The concept of maximizing a single variable at the expense of others has roots in minimax theory, developed in 1940s academic game theory. The term was later adopted in tabletop role-playing games as "min-maxing", a strategy where a player dumps all available resources into a single tactic, optimizing for raw mechanical advantage over balance. The term appeared in the Dungeon Master Guide for Advanced Dungeons & Dragons, which advised game masters on handling players who optimized character builds for maximum mechanical advantage. In role-playing game communities more broadly, max came to mean fully developing a single character trait. Linguist Ewelina Prażmo, writing in Topics in Linguistics, traced the morphological path of the suffix from the verb to maximize through clipping (to max), spelling modification (to maxx), and finally reanalysis as a derivational affix (-maxx) distinct in meaning from its parent word.

=== Incelosphere origins ===

The double consonantized suffix maxx originated in the incelosphere, where it is used to denote strategies to optimize one's LMS (looks, money, status) and SMV (sexual market value). Beginning in the early 2010s, incel communities on message boards took the -maxxing suffix and applied it to real-life personal attributes. The most prominent coinage was looksmaxxing, maximizing one's physical attractiveness to raise one's perceived "sexual market value". Prażmo identified looksmaxxing as the prototypical formation from which other -maxxing coinages were created, first by direct analogy and then through an increasingly productive derivational schema that could attach to nouns, adjectives, acronyms, and complex expressions. The vocabulary expanded rapidly: gymmaxxing, stylemaxxing, personalitymaxxing, moneymaxxing, and dozens of others.

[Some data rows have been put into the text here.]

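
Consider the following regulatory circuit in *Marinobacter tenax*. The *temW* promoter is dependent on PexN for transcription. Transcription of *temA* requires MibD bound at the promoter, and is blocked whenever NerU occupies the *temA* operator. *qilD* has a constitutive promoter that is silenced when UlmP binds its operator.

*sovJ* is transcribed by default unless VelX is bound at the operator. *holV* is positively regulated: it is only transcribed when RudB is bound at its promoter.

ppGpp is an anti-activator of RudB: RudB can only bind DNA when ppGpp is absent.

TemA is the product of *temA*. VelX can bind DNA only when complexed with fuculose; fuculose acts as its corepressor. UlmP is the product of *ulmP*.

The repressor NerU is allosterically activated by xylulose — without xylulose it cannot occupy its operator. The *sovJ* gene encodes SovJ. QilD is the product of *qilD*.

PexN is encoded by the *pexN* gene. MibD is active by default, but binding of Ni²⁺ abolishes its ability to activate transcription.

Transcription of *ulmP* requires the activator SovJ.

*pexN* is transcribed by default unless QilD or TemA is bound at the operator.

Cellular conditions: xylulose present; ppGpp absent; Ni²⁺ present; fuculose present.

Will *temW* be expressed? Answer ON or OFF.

OFF

Fuculose is present, so VelX is active.
With repressor VelX bound, *sovJ* is not transcribed.
So SovJ is not produced.
Required activator SovJ is absent, so *ulmP* is not transcribed.
So UlmP is not produced.
With no repressor bound, *qilD* is transcribed.
So QilD is produced and active.
Ni²⁺ is present, so MibD is inactive.
Xylulose is present, so NerU is active.
With repressor NerU bound, *temA* is not transcribed.
So TemA is not produced.
With repressor QilD bound, *pexN* is not transcribed.
So PexN is not produced.
Required activator PexN is absent, so *temW* is not transcribed.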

Linguist Adam Aleksic traced the development of -maxxing and related incel vocabulary to 4chan, where the absence of user accounts meant the only way to signal experience was through fluency in shared slang. Terms like maxxing, mogging, and cucked functioned as what Aleksic called "metalinguistic indicators"—markers that an anonymous poster was a committed member of the community rather than an outsider. The vocabulary later spread through Reddit, where incel users promoted looksmaxxing language as helpful suggestions on "rate me" subreddits even after dedicated incel communities like r/Incels were banned. These forums continued to normalize the jargon, making it easier to both take seriously and parody.

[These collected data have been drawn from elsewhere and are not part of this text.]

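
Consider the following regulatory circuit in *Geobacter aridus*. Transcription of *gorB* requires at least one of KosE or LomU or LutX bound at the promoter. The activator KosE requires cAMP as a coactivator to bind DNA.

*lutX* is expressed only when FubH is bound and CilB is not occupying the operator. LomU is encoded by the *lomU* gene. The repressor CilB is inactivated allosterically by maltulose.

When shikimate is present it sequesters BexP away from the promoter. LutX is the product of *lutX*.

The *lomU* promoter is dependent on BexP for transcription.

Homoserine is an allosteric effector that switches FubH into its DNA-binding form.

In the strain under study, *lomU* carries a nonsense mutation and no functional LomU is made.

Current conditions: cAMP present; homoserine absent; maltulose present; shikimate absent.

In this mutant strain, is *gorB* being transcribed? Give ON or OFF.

cAMP is present, so KosE is active.
LomU is non-functional in this strain, so it has no effect.
Homoserine is absent, so FubH is inactive.
Maltulose is present, so CilB is inactive.
Required activator FubH is absent, so *lutX* is not transcribed.
So LutX is not produced.
Activator KosE is present, so *gorB* is transcribed.

ON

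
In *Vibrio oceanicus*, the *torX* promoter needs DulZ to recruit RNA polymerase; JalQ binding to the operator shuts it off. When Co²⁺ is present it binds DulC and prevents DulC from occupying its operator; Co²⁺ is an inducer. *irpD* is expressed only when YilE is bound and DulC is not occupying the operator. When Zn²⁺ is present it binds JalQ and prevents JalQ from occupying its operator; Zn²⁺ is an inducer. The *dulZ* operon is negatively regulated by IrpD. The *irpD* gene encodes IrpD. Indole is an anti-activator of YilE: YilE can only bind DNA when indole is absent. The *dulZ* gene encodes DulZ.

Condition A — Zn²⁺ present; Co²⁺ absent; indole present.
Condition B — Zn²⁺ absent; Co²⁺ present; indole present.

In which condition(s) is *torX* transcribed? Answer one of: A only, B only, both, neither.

Condition A:
Zn²⁺ is present, so JalQ is inactive.
Co²⁺ is absent, so DulC is active.
Indole is present, so YilE is inactive.
With repressor DulC bound, *irpD* is not transcribed.
So IrpD is not produced.
With no repressor bound, *dulZ* is transcribed.
So DulZ is produced and active.
No repressor is bound and DulZ is active, so *torX* is transcribed.
→ *torX* is ON in A.
Condition B:
Zn²⁺ is absent, so JalQ is active.
Co²⁺ is present, so DulC is inactive.
Indole is present, so YilE is inactive.
Required activator YilE is absent, so *irpD* is not transcribed.
So IrpD is not produced.
With no repressor bound, *dulZ* is transcribed.
So DulZ is produced and active.
With repressor JalQ bound, *torX* is not transcribed.
→ *torX* is OFF in B.

A only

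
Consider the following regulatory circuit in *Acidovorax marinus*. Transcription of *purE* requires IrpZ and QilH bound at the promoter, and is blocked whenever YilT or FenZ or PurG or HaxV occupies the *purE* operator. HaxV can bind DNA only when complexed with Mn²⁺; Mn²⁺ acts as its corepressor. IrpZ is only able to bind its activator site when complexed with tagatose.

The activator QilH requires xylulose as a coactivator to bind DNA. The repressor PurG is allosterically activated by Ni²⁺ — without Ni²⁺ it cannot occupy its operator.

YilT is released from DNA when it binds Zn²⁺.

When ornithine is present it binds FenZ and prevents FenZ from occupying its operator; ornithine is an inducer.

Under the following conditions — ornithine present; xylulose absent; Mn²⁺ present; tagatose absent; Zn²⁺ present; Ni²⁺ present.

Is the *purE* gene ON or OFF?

Tagatose is absent, so IrpZ is inactive.
Xylulose is absent, so QilH is inactive.
Zn²⁺ is present, so YilT is inactive.
Ornithine is present, so FenZ is inactive.
Ni²⁺ is present, so PurG is active.
Mn²⁺ is present, so HaxV is active.
With repressor PurG bound, *purE* is not transcribed.

OFF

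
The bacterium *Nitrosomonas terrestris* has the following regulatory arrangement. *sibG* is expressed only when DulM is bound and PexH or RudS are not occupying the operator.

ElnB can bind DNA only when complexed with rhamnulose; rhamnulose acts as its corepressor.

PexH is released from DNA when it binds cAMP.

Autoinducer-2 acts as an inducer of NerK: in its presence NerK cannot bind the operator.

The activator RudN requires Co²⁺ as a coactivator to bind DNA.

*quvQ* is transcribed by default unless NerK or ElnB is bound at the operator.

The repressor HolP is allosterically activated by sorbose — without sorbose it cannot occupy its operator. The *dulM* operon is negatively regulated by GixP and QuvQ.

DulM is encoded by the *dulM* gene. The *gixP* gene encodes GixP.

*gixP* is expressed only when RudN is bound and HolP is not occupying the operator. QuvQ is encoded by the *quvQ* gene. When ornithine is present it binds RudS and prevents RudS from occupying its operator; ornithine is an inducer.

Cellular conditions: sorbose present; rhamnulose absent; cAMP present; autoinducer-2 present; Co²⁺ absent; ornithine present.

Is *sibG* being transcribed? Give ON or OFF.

OFF

cAMP is present, so PexH is inactive.
Ornithine is present, so RudS is inactive.
Co²⁺ is absent, so RudN is inactive.
Sorbose is present, so HolP is active.
With repressor HolP bound, *gixP* is not transcribed.
So GixP is not produced.
Autoinducer-2 is present, so NerK is inactive.
Rhamnulose is absent, so ElnB is inactive.
With no repressor bound, *quvQ* is transcribed.
So QuvQ is produced and active.
With repressor QuvQ bound, *dulM* is not transcribed.
So DulM is not produced.
Required activator DulM is absent, so *sibG* is not transcribed.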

Nitsuh Abebe, in The New York Times Magazines "On Language" column, observed that incel communities tended to analyze human interaction as a game whose mechanics had unfairly disadvantaged them, and that -maxxing represented an attempt to apply game strategy to social life. In Public Seminar, Jake Neuffer argued that what made the suffix distinctive was its quantitative dimension—the implication that personal qualities could be numerically optimized—which he connected to the increasing economization of everyday life under neoliberalism and the influence of dating app ranking systems. The original thinker to compare inceldom and modern dating as a whole to market capitalism was Michel Houellebecq, who through his book Whatever argued that sexual liberalism had expanded the market mechanism to apply to human relationships, notably sexual and romantic relationships. (Note: The original title of Houellebecq's Whatever was "The Extension of the Domain of Struggle", emphasizing this exact point.)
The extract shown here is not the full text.